Ketika hati nurani sudah mati, nilai kemanusiaan pun akan merosot ke tingkat “Asfala saafiliin”—serendah-rendahnya (QS At-Tiin: 5). Yang kemudian berkuasa di dalam hati adalah kecenderungan “Fujuur” (QS Asy Sams: 7-8) dalam wujud sifat syaitani atau hewani. Tak ubahnya binatang, bahkan jauh lebih rendah dan hina dari binatang (QS Al-A’raaf: 179).
Di dunia binatang misalnya, kita tidak akan pernah menjumpai sekelompok singa yang menyusun kekuatan angkatan bersenjata untuk menaklukkan dan menjajah kelompok singa yang lain.
Tidak akan pernah kita menemukan seekor anjing yang berupaya memperbudak anjing yang lain. Tidak akan pernah kita menyaksikan seekor katak yang berusaha menutup mulut-mulut katak yang lain dengan tidak memberikan sedikit pun hak untuk bersuara.

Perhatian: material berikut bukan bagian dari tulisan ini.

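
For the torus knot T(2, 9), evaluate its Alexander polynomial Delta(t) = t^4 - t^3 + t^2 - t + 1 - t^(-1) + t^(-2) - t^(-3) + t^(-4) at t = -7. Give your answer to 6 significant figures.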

Yang pasti, korban manusia oleh binatang buas sejak manusia dan binatang diciptakan, jumlahnya relatif sedikit sekali dibanding korban kebuasan manusia atas manusia.
Matinya hati nurani akan membuat diri seseorang menjadi “tuli, bisu dan buta” (QS Al-Baqarah: 18, 171).
“Tuli” untuk mendengar kebenaran serta tuntutan, jeritan dan pekikan dari orang-orang yang terzalimi. “Bisu” untuk menyatakan mana yang hak dan mana yang batil. “Buta” untuk melihat segala fakta yang diakibatkan oleh kezaliman yang dilakukannya.
Semakin Jauh manusia meninggalkan syariat Allah, maka akan semakin jauh pula manusia kehilangan “kemanusiaan”-nya.
Ketika manusia sudah menjadikan nafsu sebagai Tuhan (QS Al-Furqaan: 43, Al Jaatsiah: 23), maka ia pun siap menghalalkan segala cara dengan memutarbalikkan fakta yang ada. Yang hak dikatakan batil dan yang batil dikatakan hak. Siap mengorbankan hak orang lain, bahkan nyawa manusia!
Sulit terbayangkan, bagaimana akan tercipta suasana yang tenteram dan bahagia dalam kehidupan bermasyarakat dan bernegara, manakala mereka yang berkuasa adalah manusia-manusia yang sudah mati hati nuraninya!